Auch beim Fahren spürt man kaum einen Unterschied zum 3, das gerade mal 1.260 Euro netto günstiger ist – erst recht nicht, wenn man wie wir im Top-Modell mit Performance-Set-up unterwegs ist: Bei zwei Motoren mit zusammen angeblich 450 PS – nix genaues verrät Tesla wie üblich nicht – ist es egal, ob das Auto jetzt ein, zwei Zentner mehr oder weniger wiegt und man sucht sich besser ein freies Stück Straße für den ersten Kickdown. Denn wenn das Model Y voll durchbeschleunigt und in 3,7 Sekunden auf Tempo 100 sprintet, hat selbst ein Elfer das Nachsehen. Und selbst wenn das SUV mit maximal 241 km/h nicht ganz so schnell ist wie die Limousine, fährt sie vom Taycan einmal abgesehen allen anderen Elektroautos aus europäischer Produktion locker und lässig davon.
Nur virtuell: Kaminfeuer und Furzkissen
Während sich das Model Y für den Fahrer außer beim bequemeren Einsteigen anfühlt wie ein Model 3 und man selbst von dem bisschen mehr Bodenfreiheit nichts spürt, weil die Batterien den Schwerpunkt trotzdem auf Sportwagen-Niveau drücken, hat das SUV für die Hinterbänkler deutlich mehr zu bieten. Denn mit der Dachhöhe steigt spürbar die Kopffreiheit und das Raumgefühl ist rundherum besser. Außerdem kann man – wenn auch ein bisschen umständlich – jetzt die Neigung der dreigeteilten Rücklehne verstellen und deshalb bequemer sitzen. Nur wie in den zugebenermaßen stattlichen Kofferraum und der elektrischen Heckklappe noch die versprochene dritte Sitzreihe passen soll, das bleibt ein Geheimnis von Elon Musk, das allenfalls Grundschüler irgendwann mal ergründen können. Aber genau so, wie seine Software-Ingenieure im Infotainment-System ein Kaminfeuer und ein virtuelles Furzkissen versteckt haben, werden sie schon auch dieses Gimmick noch ins Gepäckabteil friemeln. Und wenn sie nebenbei auch noch eine Gepäckraumabdeckung entwickeln, wissen Spießer künftig auch wohin mit ihrem Hut.

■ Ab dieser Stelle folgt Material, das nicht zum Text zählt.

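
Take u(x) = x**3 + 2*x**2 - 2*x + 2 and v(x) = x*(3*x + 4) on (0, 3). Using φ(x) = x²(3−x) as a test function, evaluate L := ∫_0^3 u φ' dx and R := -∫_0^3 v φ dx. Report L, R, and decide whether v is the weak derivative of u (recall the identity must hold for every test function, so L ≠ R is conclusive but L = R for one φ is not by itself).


LHS = -108, RHS = -243/2. No, v is not the weak derivative of u.

u(x) = x**3 + 2*x**2 - 2*x + 2, classical derivative u'(x) = 3*x**2 + 4*x - 2.
φ(x) = x²(3−x), so φ'(x) = 3*x*(2 - x).
Note φ(0) = φ(3) = 0, so the boundary term u·φ vanishes.
LHS = ∫_0^3 u(x) φ'(x) dx = ∫_0^3 (-3*x^5 + 18*x^3 - 18*x^2 + 12*x) dx. Term by term:
  ∫_0^3 -3*x^5 dx = -729/2;  ∫_0^3 18*x^3 dx = 729/2;  ∫_0^3 -18*x^2 dx = -162;
  ∫_0^3 12*x dx = 54.
Sum: -729/2 + 729/2 − 162 + 54 = -108.
So LHS = -108.
∫_0^3 v(x) φ(x) dx = ∫_0^3 (-3*x^5 + 5*x^4 + 12*x^3) dx. Term by term:
  ∫_0^3 -3*x^5 dx = -729/2;  ∫_0^3 5*x^4 dx = 243;  ∫_0^3 12*x^3 dx = 243.
Sum: -729/2 + 243 + 243 = 243/2.
So RHS = -∫_0^3 v(x) φ(x) dx = -243/2.
LHS − RHS = 27/2 ≠ 0, so the identity fails.
(For a valid weak derivative the identity must hold for EVERY test function, in particular this one. The failure shows v is NOT the weak derivative of u.)
Correct weak derivative would be u'(x) = 3*x**2 + 4*x - 2.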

Aufbau und Auftritt sind neu, doch den Antrieb kennen wir vom Model 3: Auch den Newcomer gibt es zunächst mit zwei Motoren und unterschiedlichen Leistung: Auf Reichweite optimiert, schafft das Model Y bis zu 505 Kilometer, braucht für den Standardsprint 5,1 Sekunden und kommt auf bis zu 217 km/h. Wer mehr Wert auf Perfomance legt, fährt schneller, aber dafür nicht so weit: 480 Kilometer stehen dann auf dem arg lückenhaften Datenblatt, das Tesla sich entlocken lässt. Und tiefer in die Tasche greifen muss man obendrein: Aktuell ruft Tesla 49.260 und 55.142 Euro netto auf – von denen aber erstmal nur 1.680 Euro angezahlt werden müssen.
Wirklich spannend wird es aber erst 2022 mit dem Standardmodell. Das hat zwar nur noch einen Motor und eine WLTP-Reichweite von knapp 400 Kilometern, wird aber nur noch rund 38.000 Euro netto kosten. Selbst wenn dann ein paar Details aus der langen Optionsliste auf der Strecke bleiben dürften, könnte dieser Tarif – erst recht nach Abzug der Förderung – zum größten Gimmick werden.